While Maduro didn’t say what killed Chavez, the government had announced just the previous night that a new respiratory infection had severely weakened him.

Maduro asked Venezuelans to be “dignified inheritors of the giant man.”

“Let there be no weakness, no violence. Let there be no hate. In our hearts there should only be one sentiment: love. Love, peace and discipline,” he said.

“I feel a sorrow so big I can’t speak,” Yamilina Barrios, a 39-year-old clerk who works in the Industry Ministry, said tearfully to The Associated Press.

“He was the best this country had,” she said as she wept. “I adore him.

“I hope the country calms down and continues the work that he left us, continues in unity and the progress continues,” Barrios said.

Since returning to Caracas from Cuba two weeks ago after his fourth cancer surgery, Chavez had been stashed away in a tightly guarded suite at a military hospital. During that time, the opposition had grown increasingly vocal about the state of the country’s leadership.

The constitution does say that if the president were to die or had to step aside, presidential powers should be held temporarily by the president of the National Assembly, Diosdado Cabello, and new elections should be held within 30 days.

Before he left Venezuela, Chavez gave a speech in which he said he may not be able to serve his fourth term because he had to undergo surgery and treatment. He pleaded with the populace to choose Maduro, 52, a former bus driver, as his successor.

If “some circumstance” should prevent him from completing his term or starting his next one,” Chavez said, Maduro should not only complete his current term but also be elected president to replace him. “In my firm, irrevocable, absolute and total opinion,” Chavez said. “This I ask you from the heart.”

Maduro has been a close friend of Chavez’s for 20 years — he was among the tiny circle who originally accompanied the president to Cuba for the cancer operation. Genial and well-liked, Maduro is considered a more moderate force in the Socialist regime than many other hard-liners.

But there have been polls indicating Henrique Capriles would beat any Chavez-picked candidates.
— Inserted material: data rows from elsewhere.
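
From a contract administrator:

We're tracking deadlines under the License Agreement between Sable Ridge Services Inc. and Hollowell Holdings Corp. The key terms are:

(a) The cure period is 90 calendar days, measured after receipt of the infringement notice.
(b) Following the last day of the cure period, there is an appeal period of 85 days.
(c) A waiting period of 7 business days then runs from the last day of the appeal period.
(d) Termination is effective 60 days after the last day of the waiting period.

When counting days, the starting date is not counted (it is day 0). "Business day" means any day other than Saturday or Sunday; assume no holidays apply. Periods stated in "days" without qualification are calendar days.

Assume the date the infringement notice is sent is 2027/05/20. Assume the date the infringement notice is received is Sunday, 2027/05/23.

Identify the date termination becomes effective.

2028/01/22

The last day of the cure period: 2027/05/23 + 90 days = 2027/08/21.
Adding 85 calendar days to 2027/08/21 gives 2027/11/14, which is the last day of the appeal period.
From Sunday, 2027/11/14, 7 business days (Nov 15, Nov 16, Nov 17, Nov 18, Nov 19, Nov 22, Nov 23, skipping weekends) brings us to Tuesday, 2027/11/23, which is the last day of the waiting period.
The date termination becomes effective: 2027/11/23 + 60 days = 2028/01/22.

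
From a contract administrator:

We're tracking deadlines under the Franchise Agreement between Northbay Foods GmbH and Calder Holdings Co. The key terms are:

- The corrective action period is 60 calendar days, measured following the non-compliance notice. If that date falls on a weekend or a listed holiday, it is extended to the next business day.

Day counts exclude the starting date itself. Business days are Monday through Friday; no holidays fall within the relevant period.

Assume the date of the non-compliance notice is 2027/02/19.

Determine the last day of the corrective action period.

2027/04/20

The last day of the corrective action period: 60 calendar days after 2027/02/19 is 2027/04/20. 2027/04/20 is a Tuesday, so no roll-forward applies.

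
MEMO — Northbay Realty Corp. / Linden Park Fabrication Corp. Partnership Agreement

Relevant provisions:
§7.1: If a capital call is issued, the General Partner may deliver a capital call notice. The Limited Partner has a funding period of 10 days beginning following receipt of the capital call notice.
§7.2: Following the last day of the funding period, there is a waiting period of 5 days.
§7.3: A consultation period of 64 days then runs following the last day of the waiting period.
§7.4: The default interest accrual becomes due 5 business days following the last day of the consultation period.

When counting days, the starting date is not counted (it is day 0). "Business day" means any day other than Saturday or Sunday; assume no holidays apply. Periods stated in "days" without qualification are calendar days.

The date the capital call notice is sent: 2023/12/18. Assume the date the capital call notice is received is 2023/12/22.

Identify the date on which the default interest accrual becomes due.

The last day of the funding period: 10 calendar days after 2023/12/22 is 2024/01/01.
The last day of the waiting period: 2024/01/01 + 5 days = 2024/01/06.
Adding 64 calendar days to 2024/01/06 gives 2024/03/10, which is the last day of the consultation period.
From Sunday, 2024/03/10, 5 business days (Mar 11, Mar 12, Mar 13, Mar 14, Mar 15, skipping weekends) brings us to Friday, 2024/03/15, which is the date on which the default interest accrual becomes due.

2024/03/15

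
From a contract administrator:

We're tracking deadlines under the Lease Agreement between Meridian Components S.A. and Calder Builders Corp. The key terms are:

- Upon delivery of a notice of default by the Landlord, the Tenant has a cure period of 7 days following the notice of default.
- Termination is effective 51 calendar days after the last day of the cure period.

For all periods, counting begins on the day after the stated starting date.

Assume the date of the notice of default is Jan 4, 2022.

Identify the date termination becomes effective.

Mar 3, 2022

The last day of the cure period: 7 calendar days after Jan 4, 2022 is Jan 11, 2022.
Adding 51 calendar days to Jan 11, 2022 gives Mar 3, 2022, which is the date termination becomes effective.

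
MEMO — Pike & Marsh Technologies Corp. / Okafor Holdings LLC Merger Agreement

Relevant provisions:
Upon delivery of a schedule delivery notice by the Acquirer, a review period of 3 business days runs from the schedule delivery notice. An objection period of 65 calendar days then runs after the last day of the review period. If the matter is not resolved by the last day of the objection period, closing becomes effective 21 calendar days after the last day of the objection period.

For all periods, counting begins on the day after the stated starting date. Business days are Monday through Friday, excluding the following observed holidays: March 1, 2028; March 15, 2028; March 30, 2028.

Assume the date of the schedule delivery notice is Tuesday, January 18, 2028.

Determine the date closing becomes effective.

The last day of the review period: 3 business days after Tuesday, January 18, 2028, skipping weekends — Jan 19, Jan 20, Jan 21 — lands on Friday, January 21, 2028.
The last day of the objection period: 65 calendar days after January 21, 2028 is March 26, 2028.
Adding 21 calendar days to March 26, 2028 gives April 16, 2028, which is the date closing becomes effective.

April 16, 2028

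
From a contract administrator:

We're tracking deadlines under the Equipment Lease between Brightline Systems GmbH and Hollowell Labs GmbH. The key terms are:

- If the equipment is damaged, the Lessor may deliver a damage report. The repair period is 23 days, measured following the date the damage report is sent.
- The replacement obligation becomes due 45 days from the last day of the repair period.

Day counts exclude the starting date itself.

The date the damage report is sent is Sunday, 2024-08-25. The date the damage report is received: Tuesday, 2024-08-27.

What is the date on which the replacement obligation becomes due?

Adding 23 calendar days to 2024-08-25 gives 2024-09-17, which is the last day of the repair period.
The date on which the replacement obligation becomes due: 2024-09-17 + 45 days = 2024-11-01.

2024-11-01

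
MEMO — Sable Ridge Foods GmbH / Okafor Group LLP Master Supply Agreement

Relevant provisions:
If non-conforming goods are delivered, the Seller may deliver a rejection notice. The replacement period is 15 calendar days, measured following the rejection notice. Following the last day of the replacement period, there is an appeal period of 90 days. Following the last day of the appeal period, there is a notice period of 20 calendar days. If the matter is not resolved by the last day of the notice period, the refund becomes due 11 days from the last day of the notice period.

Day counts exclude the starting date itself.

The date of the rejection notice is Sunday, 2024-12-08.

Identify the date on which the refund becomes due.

2025-04-23

The last day of the replacement period: 15 calendar days after 2024-12-08 is 2024-12-23.
The last day of the appeal period: 90 calendar days after 2024-12-23 is 2025-03-23.
Adding 20 calendar days to 2025-03-23 gives 2025-04-12, which is the last day of the notice period.
Adding 11 calendar days to 2025-04-12 gives 2025-04-23, which is the date on which the refund becomes due.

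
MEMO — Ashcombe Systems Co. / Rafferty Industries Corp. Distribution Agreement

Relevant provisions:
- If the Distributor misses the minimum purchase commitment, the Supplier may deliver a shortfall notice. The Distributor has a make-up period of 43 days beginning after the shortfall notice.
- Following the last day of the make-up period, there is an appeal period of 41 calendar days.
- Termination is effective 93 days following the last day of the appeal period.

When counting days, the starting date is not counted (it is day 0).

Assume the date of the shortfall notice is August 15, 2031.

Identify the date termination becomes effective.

The last day of the make-up period: 43 calendar days after August 15, 2031 is September 27, 2031.
The last day of the appeal period: 41 calendar days after September 27, 2031 is November 7, 2031.
The date termination becomes effective: 93 calendar days after November 7, 2031 is February 8, 2032.

February 8, 2032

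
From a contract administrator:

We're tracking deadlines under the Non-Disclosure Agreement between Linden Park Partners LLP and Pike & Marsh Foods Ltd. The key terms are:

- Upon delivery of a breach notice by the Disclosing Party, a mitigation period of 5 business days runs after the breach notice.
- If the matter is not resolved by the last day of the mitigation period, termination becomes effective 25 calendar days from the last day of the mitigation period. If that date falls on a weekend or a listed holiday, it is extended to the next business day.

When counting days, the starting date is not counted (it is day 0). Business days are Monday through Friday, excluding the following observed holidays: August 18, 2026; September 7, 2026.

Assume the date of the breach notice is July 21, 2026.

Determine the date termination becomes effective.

August 24, 2026

The last day of the mitigation period: counting 5 business days from Tuesday, July 21, 2026 (Jul 22, Jul 23, Jul 24, Jul 27, Jul 28, skipping weekends) reaches Tuesday, July 28, 2026.
The date termination becomes effective: July 28, 2026 + 25 days = August 22, 2026. That falls on a Saturday, so it rolls to the next business day, Monday, August 24, 2026.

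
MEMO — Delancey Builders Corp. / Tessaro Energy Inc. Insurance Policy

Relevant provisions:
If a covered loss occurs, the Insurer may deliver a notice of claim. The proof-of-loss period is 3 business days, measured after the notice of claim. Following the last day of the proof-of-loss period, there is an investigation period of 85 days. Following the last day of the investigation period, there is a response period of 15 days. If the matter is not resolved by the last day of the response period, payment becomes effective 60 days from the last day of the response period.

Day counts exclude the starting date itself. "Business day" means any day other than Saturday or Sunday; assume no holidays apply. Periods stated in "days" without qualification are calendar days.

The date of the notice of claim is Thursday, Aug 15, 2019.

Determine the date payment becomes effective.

Jan 27, 2020

From Thursday, Aug 15, 2019, 3 business days (Aug 16, Aug 19, Aug 20, skipping weekends) brings us to Tuesday, Aug 20, 2019, which is the last day of the proof-of-loss period.
The last day of the investigation period: Aug 20, 2019 + 85 days = Nov 13, 2019.
The last day of the response period: 15 calendar days after Nov 13, 2019 is Nov 28, 2019.
The date payment becomes effective: Nov 28, 2019 + 60 days = Jan 27, 2020.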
During the October election, Chavez won 54.4 percent of the vote, compared with 45 percent for Capriles, the Miranda state governor.
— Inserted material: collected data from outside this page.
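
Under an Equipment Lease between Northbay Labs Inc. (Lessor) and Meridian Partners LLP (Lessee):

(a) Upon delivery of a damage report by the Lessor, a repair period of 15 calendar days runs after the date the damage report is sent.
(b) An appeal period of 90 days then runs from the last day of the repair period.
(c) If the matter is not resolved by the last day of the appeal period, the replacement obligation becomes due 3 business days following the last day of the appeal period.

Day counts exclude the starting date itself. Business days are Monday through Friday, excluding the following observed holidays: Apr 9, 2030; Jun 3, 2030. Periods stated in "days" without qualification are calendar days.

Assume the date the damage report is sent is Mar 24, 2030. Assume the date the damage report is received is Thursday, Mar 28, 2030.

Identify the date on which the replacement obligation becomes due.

The last day of the repair period: Mar 24, 2030 + 15 days = Apr 8, 2030.
The last day of the appeal period: Apr 8, 2030 + 90 days = Jul 7, 2030.
From Sunday, Jul 7, 2030, 3 business days (Jul 8, Jul 9, Jul 10, skipping weekends) brings us to Wednesday, Jul 10, 2030, which is the date on which the replacement obligation becomes due.

Jul 10, 2030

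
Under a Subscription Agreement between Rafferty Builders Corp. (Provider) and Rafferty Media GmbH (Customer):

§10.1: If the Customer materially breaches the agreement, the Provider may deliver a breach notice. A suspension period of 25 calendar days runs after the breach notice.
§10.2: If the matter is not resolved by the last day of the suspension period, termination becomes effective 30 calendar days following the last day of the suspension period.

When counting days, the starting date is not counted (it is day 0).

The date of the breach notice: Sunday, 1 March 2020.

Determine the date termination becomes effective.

The last day of the suspension period: 25 calendar days after 1 March 2020 is 26 March 2020.
The date termination becomes effective: 26 March 2020 + 30 days = 25 April 2020.

25 April 2020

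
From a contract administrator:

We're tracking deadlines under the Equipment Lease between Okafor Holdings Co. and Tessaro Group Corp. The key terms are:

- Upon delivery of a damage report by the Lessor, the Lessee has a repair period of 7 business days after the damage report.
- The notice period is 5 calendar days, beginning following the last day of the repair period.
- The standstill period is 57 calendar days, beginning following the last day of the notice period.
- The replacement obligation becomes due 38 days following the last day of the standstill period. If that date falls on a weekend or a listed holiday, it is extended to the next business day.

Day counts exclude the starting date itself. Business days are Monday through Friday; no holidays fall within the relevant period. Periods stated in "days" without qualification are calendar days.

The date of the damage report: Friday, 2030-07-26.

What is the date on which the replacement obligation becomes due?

2030-11-14

From Friday, 2030-07-26, 7 business days (Jul 29, Jul 30, Jul 31, Aug 1, Aug 2, Aug 5, Aug 6, skipping weekends) brings us to Tuesday, 2030-08-06, which is the last day of the repair period.
The last day of the notice period: 2030-08-06 + 5 days = 2030-08-11.
Adding 57 calendar days to 2030-08-11 gives 2030-10-07, which is the last day of the standstill period.
The date on which the replacement obligation becomes due: 38 calendar days after 2030-10-07 is 2030-11-14. 2030-11-14 is a Thursday, so no roll-forward applies.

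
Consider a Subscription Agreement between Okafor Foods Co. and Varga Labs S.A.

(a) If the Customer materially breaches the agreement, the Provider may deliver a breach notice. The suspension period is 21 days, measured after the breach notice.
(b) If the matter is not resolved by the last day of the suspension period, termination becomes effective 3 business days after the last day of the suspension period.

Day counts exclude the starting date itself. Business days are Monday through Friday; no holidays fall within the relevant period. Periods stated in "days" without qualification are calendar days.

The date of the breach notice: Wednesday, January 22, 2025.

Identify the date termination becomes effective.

February 17, 2025

The last day of the suspension period: 21 calendar days after January 22, 2025 is February 12, 2025.
The date termination becomes effective: counting 3 business days from Wednesday, February 12, 2025 (Feb 13, Feb 14, Feb 17, skipping weekends) reaches Monday, February 17, 2025.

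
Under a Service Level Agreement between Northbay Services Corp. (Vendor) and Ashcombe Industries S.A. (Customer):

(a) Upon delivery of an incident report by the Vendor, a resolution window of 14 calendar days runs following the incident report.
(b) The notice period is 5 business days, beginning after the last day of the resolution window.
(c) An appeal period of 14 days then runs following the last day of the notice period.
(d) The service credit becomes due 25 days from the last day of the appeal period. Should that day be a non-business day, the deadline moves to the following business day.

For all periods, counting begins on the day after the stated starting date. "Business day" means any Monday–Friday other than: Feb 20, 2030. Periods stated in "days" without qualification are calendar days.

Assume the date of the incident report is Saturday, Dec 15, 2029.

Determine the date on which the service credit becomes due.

Adding 14 calendar days to Dec 15, 2029 gives Dec 29, 2029, which is the last day of the resolution window.
The last day of the notice period: 5 business days after Saturday, Dec 29, 2029, skipping weekends — Dec 31, Jan 1, Jan 2, Jan 3, Jan 4 — lands on Friday, Jan 4, 2030.
The last day of the appeal period: 14 calendar days after Jan 4, 2030 is Jan 18, 2030.
The date on which the service credit becomes due: 25 calendar days after Jan 18, 2030 is Feb 12, 2030. Feb 12, 2030 is a Tuesday and is not a listed holiday, so no roll-forward applies.

Feb 12, 2030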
The Chavez regime accused Capriles of running a U.S.-style marketing campaign for the presidency. Capriles charged that the country’s high murder rate — 50 homicides per 100,000 inhabitants in 2011 — was evidence of the president’s poor handling of crime.
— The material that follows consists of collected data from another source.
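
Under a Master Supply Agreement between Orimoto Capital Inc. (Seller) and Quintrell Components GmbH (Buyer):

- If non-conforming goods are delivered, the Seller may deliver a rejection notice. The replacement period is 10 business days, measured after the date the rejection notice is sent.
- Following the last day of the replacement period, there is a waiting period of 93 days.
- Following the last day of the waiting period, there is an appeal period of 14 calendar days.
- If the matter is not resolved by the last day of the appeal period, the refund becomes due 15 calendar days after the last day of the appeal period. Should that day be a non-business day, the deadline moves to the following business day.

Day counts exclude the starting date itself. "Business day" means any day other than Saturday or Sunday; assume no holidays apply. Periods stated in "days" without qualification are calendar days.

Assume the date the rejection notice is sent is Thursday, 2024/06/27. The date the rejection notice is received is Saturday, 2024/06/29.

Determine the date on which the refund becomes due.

2024/11/11

The last day of the replacement period: 10 business days after Thursday, 2024/06/27, skipping weekends — Jun 28, Jul 1, Jul 2, Jul 3, Jul 4, Jul 5, Jul 8, Jul 9, Jul 10, Jul 11 — lands on Thursday, 2024/07/11.
Adding 93 calendar days to 2024/07/11 gives 2024/10/12, which is the last day of the waiting period.
The last day of the appeal period: 2024/10/12 + 14 days = 2024/10/26.
Adding 15 calendar days to 2024/10/26 gives 2024/11/10, which is the date on which the refund becomes due. That falls on a Sunday, so it rolls to the next business day, Monday, 2024/11/11.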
Before Chavez died, many observers wondered whether his political regime would continue after his death.

“The Chavista legacy will come to an end as soon as he is incapacitated or dies,” Riordan Roett, head of Latin American studies at Baltimore’s Johns Hopkins University, told the Wall Street Journal before Chavez died. “It will be difficult for his band of cronies to maintain the charisma Chavez has created since 1999. They are a humdrum lot.”

Others say that Maduro, running on the memory of Chavez, might have a chance, especially if oil prices stay high. Oil accounts for one-third of the country’s annual economic output, three-fifths of government revenue, and 90 percent of export revenue.

“In principle, we think the latest developments get the opposition closer to power and the market will get its long-awaited ‘regime change,’ ” Nomura Investment Bank said in a note to clients. “However, we think that the market should temper its enthusiasm in the medium term. First, we would not underestimate the emotional aspect of the Chavismo trying to fulfill its leader’s last wish to hold on to power.”